The legacy of handcrafted textiles in India
The educational documentary The True Cost exposes many of the industry’s malpractices; however, I found that it focuses too much on images from luxury fashion companies when discussing a fast fashion issue.
The massification of luxury and sustainability in fast fashion: is the industry taking a green future seriously?
Although there is always more to be done to attain pure responsibility, luxury has always been mostly sustainable. The problem lies in the lower segments of the fashion pyramid, where mass consumption occurs.
In Dana Thomas’ book ‘Deluxe: How Luxury Lost its Luster’, the author points out that with the massification of luxury over the last decade, many high-end brands have also knowingly used the same fast-fashion factories for some productions.
It is clear that the masses need affordable clothing, but they also have the right to adopt trends and express themselves through fashion!
But the question is ‘do consumers really need to buy new clothes every week?’
The pieces produced by the clothing industry have become so affordable that many consumers even prefer to buy new clothes more regularly rather than wash them.
The other question is about durability; mass fashion is cheap but not durable, which leads to high levels of repeat purchases – according to a strategic business model.
Vivienne Westwood's eco-friendly, luxury-oriented approach and India’s huge social gaps
I agree with Dame Vivienne Westwood’s answer to all this: ‘Buy less, Buy Better’. However, here comes the problem of significant social gaps in India, which prevent the majority of this great democracy from affording true luxury. As an example, cashmere shawls range from 100 euros to 5,000+ euros.
The whole fashion system needs to be rewired
Luxury fashion innovators adopt new trends each season, which eventually trickle down to the masses who would like to have the looks, only in cheaper, more affordable versions. The fast-fashion industry caters to this specific need and market.
So how can we tackle this issue? There is a whole industry, and many livelihoods depend on that market segment.
On the one hand, we have a social responsibility towards the workers in the fast-fashion industry.

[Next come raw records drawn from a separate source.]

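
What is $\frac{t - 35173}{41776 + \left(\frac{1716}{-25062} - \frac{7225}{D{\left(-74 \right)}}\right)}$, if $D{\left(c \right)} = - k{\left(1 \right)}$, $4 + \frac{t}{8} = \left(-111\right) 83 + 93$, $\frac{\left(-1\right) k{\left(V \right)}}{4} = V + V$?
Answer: $- \frac{3614441640}{1365805703} \approx -2.6464$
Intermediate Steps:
$k{\left(V \right)} = - 8 V$ ($k{\left(V \right)} = - 4 \left(V + V\right) = - 4 \cdot 2 V = - 8 V$)
$t = -72992$ ($t = -32 + 8 \left(\left(-111\right) 83 + 93\right) = -32 + 8 \left(-9213 + 93\right) = -32 + 8 \left(-9120\right) = -32 - 72960 = -72992$)
$D{\left(c \right)} = 8$ ($D{\left(c \right)} = - \left(-8\right) 1 = \left(-1\right) \left(-8\right) = 8$)
$\frac{t - 35173}{41776 + \left(\frac{1716}{-25062} - \frac{7225}{D{\left(-74 \right)}}\right)} = \frac{-72992 - 35173}{41776 + \left(\frac{1716}{-25062} - \frac{7225}{8}\right)} = - \frac{108165}{41776 + \left(1716 \left(- \frac{1}{25062}\right) - \frac{7225}{8}\right)} = - \frac{108165}{41776 - \frac{30181113}{33416}} = - \frac{108165}{\frac{1365805703}{33416}} = \left(-108165\right) \frac{33416}{1365805703} = - \frac{3614441640}{1365805703}$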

On the other hand, we all have an environmental responsibility towards our planet, which unfortunately is not self-cleaning!

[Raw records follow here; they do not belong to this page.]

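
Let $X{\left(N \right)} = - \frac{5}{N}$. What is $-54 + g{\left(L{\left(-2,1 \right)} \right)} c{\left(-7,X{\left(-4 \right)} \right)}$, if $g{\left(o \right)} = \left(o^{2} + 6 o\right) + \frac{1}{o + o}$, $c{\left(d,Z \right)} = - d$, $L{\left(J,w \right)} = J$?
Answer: $- \frac{447}{4} \approx -111.75$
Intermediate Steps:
$g{\left(o \right)} = o^{2} + \frac{1}{2 o} + 6 o$ ($g{\left(o \right)} = \left(o^{2} + 6 o\right) + \frac{1}{2 o} = o^{2} + \frac{1}{2 o} + 6 o$)
$-54 + g{\left(L{\left(-2,1 \right)} \right)} c{\left(-7,X{\left(-4 \right)} \right)} = -54 + \left(\left(-2\right)^{2} + \frac{1}{2 \left(-2\right)} + 6 \left(-2\right)\right) \left(\left(-1\right) \left(-7\right)\right) = -54 + \left(4 + \frac{1}{2} \left(- \frac{1}{2}\right) - 12\right) 7 = -54 + \left(4 - \frac{1}{4} - 12\right) 7 = -54 - \frac{231}{4} = - \frac{447}{4}$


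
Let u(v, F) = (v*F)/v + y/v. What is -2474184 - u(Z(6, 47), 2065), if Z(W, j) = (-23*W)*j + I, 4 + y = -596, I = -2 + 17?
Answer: -5341269293/2157 ≈ -2.4762e+6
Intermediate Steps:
I = 15
y = -600 (y = -4 - 596 = -600)
Z(W, j) = 15 - 23*W*j (Z(W, j) = (-23*W)*j + 15 = -23*W*j + 15 = 15 - 23*W*j)
u(v, F) = F - 600/v (u(v, F) = (v*F)/v - 600/v = (F*v)/v - 600/v = F - 600/v)
-2474184 - u(Z(6, 47), 2065) = -2474184 - (2065 - 600/(15 - 23*6*47)) = -2474184 - (2065 - 600/(15 - 6486)) = -2474184 - (2065 - 600/(-6471)) = -2474184 - (2065 - 600*(-1/6471)) = -2474184 - (2065 + 200/2157) = -2474184 - 1*4454405/2157 = -2474184 - 4454405/2157 = -5341269293/2157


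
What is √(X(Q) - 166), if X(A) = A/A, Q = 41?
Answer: I*√165 ≈ 12.845*I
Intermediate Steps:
X(A) = 1
√(X(Q) - 166) = √(1 - 166) = √(-165) = I*√165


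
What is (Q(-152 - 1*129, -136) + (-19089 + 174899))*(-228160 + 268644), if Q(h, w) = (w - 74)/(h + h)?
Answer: 1772499434060/281 ≈ 6.3078e+9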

Maybe retraining machinists to become artisans might be one way, but the volume might be too overwhelming. Fast fashion will need to sell less but at higher margins.
Open call for the future of fashion sustainability
The issue calls for a significant systemic change if we are to tackle the problem at its root, and critical action is still to educate consumers to make more informed decisions.
Hopefully, the new generation’s wokeness is a sign that change is already happening.